According to the researchers, the 100- (SMD = –0.16; 95% CI, –0.34 to 0), 200- (SMD = –0.21; 95% CI, –0.37 to –0.06) and 300-mg (SMD = –0.3; 95% CI, –0.48 to –0.14) daily tramadol doses were statistically more effective than placebo in pain relief. However, only the 300 mg dose was superior to placebo for improving function (SMD = –0.24; 95% CI, –0.47 to –0.03).
Moreover, the 100- (RR = 2.29; 95% CrI, 1.22-4.25), 200- (RR = 4.35; 95% CrI, 2.31-8.01) and 300- mg (RR = 6.02; 95% CrI, 3.22-11.1) daily doses were associated with a higher risk for gastrointestinal adverse effects. Tramadol 100 to 300 mg per day similarly demonstrated higher risks for central nervous system adverse effects and withdrawals. The risk for cardiovascular effects remained unclear.
“The findings of this meta-analysis indicated that a high dose of tramadol (300 mg/day) was associated with statistically better effects on both pain relief and functional improvement compared with placebo for knee or hip OA,” Zhang and colleagues wrote. “However, the difference was of uncertain clinical importance.”
“In addition, all three doses of tramadol involved an increased risk of gastrointestinal and [central nervous system] AEs compared with placebo, and the risk was more pronounced in the high-dose group,” they added. “Therefore, recommending tramadol for a chronic disease like knee or hip OA may not be sufficiently supported by the presented evidence.”
David A. McLain, MD, FACP, FACR
Slowly but surely, the treatment options are shrinking for painful osteoarthritis. NSAIDs have been our standard, yet nephrologists, gastroenterologists and cardiologists are now frequently telling our patients to stop these medications because they are harmful. Another issue is the interference of the beneficial cardiovascular effects of aspirin by the two most common OTC NSAIDs: ibuprofen and naproxen.
Acetaminophen provides some relief and for a number of our patients, it is often all they need. Liver toxicity is a concern with acetaminophen and the FDA has set the limit at 4000 mg per day with Tylenol manufacturer, McNeil, lowering their recommended limit to 3250 mg per day. Propoxyphene, which was a staple of osteoarthritis pain relief from the mid-1970s, was removed from the market in 2010 for its effect on the QT interval and high overdose potential. Many of the propoxyphene patients were then switched to tramadol or hydrocodone.
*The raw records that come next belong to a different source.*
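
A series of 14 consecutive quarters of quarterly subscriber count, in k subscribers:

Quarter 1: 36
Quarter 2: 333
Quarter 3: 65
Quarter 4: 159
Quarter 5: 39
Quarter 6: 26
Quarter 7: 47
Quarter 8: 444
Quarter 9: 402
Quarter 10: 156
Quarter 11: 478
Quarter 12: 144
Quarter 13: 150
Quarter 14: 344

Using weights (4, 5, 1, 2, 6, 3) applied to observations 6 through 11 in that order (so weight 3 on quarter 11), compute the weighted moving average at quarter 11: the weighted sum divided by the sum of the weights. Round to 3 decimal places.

188.429

Weighted sum: 4·26 + 5·47 + 1·444 + 2·402 + 6·156 + 3·478 = 104 + 235 + 444 + 804 + 936 + 1434 = 3957
Weight total: 4 + 5 + 1 + 2 + 6 + 3 = 21
WMA = 3957 / 21 = 188.429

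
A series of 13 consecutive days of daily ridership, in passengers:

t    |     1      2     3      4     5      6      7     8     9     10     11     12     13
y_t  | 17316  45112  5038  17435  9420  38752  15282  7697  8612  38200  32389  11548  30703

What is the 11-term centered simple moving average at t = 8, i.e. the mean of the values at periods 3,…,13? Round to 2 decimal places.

Sum of periods 3–13: 5038 + 17435 + 9420 + 38752 + 15282 + 7697 + 8612 + 38200 + 32389 + 11548 + 30703 = 215076
Divide by 11: 215076 / 11 = 19552.36

19552.36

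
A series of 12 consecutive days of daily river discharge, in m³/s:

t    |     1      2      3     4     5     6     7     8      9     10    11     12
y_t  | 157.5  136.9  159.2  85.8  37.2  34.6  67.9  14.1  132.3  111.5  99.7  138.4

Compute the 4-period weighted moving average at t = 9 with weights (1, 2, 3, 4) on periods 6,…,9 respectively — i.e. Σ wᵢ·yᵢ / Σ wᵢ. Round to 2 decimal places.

Weighted sum: 1·34.6 + 2·67.9 + 3·14.1 + 4·132.3 = 34.6 + 135.8 + 42.3 + 529.2 = 741.9
Weight total: 1 + 2 + 3 + 4 = 10
WMA = 741.9 / 10 = 74.19

74.19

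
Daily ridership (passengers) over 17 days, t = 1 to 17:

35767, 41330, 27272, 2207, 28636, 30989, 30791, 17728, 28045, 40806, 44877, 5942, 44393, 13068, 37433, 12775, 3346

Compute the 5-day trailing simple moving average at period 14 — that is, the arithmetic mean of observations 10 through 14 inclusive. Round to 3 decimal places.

Sum of periods 10–14: 40806 + 44877 + 5942 + 44393 + 13068 = 149086
Divide by 5: 149086 / 5 = 29817.200

29817.200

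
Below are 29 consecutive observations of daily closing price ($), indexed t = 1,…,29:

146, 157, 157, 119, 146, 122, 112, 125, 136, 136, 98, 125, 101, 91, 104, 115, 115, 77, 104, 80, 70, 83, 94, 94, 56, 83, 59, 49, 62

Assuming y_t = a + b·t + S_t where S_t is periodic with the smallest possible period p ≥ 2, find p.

First differences y_{t+1} − y_t: 11, 0, -38, 27, -24, -10, 13, 11, 0, -38, 27, -24, -10, 13, 11, 0, …
The difference pattern repeats every 7 terms and not for any smaller step, so p = 7.

7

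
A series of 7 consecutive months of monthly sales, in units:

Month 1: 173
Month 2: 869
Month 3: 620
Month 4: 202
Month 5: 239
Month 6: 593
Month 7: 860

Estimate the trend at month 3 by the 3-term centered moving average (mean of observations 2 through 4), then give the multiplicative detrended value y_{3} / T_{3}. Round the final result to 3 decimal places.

Trend T_3 = (869 + 620 + 202) / 3 = 1691/3 = 563.66667
Ratio to trend: 620 / 563.66667 = 1.100

1.100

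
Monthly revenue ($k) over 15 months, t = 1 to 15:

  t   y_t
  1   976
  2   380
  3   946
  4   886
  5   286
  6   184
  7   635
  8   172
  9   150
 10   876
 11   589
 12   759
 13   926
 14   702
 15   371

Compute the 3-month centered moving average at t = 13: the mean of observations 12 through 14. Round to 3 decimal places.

795.667

Sum of periods 12–14: 759 + 926 + 702 = 2387
Divide by 3: 2387 / 3 = 795.667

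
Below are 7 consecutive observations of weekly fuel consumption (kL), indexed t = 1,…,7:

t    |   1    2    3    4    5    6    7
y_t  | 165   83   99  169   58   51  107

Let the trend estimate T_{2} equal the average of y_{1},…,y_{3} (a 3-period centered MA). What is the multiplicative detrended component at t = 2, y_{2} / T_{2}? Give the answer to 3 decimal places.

Trend T_2 = (165 + 83 + 99) / 3 = 347/3 = 115.66667
Ratio to trend: 83 / 115.66667 = 0.718

0.718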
We see from this article that the effect of tramadol only exceeds placebo at 300 mg per day and even at this dosage, this effect was very small. Tramadol adverse effects (gastrointestinal and central nervous system) increase with dosage, as the authors noted; seizures, hypoglycemia, and serotonin syndrome also occur with tramadol.
Then, there are the patients who were switched to hydrocodone, which was made a schedule II narcotic in 2014. Subsequently, the opioid crisis has curtailed the use of narcotics and many of these patients, who were unable to taper, have been assigned to a pain clinic. There is a real need in rheumatology and medicine, for new effective treatments for painful osteoarthritis that are also safe and nonaddictive.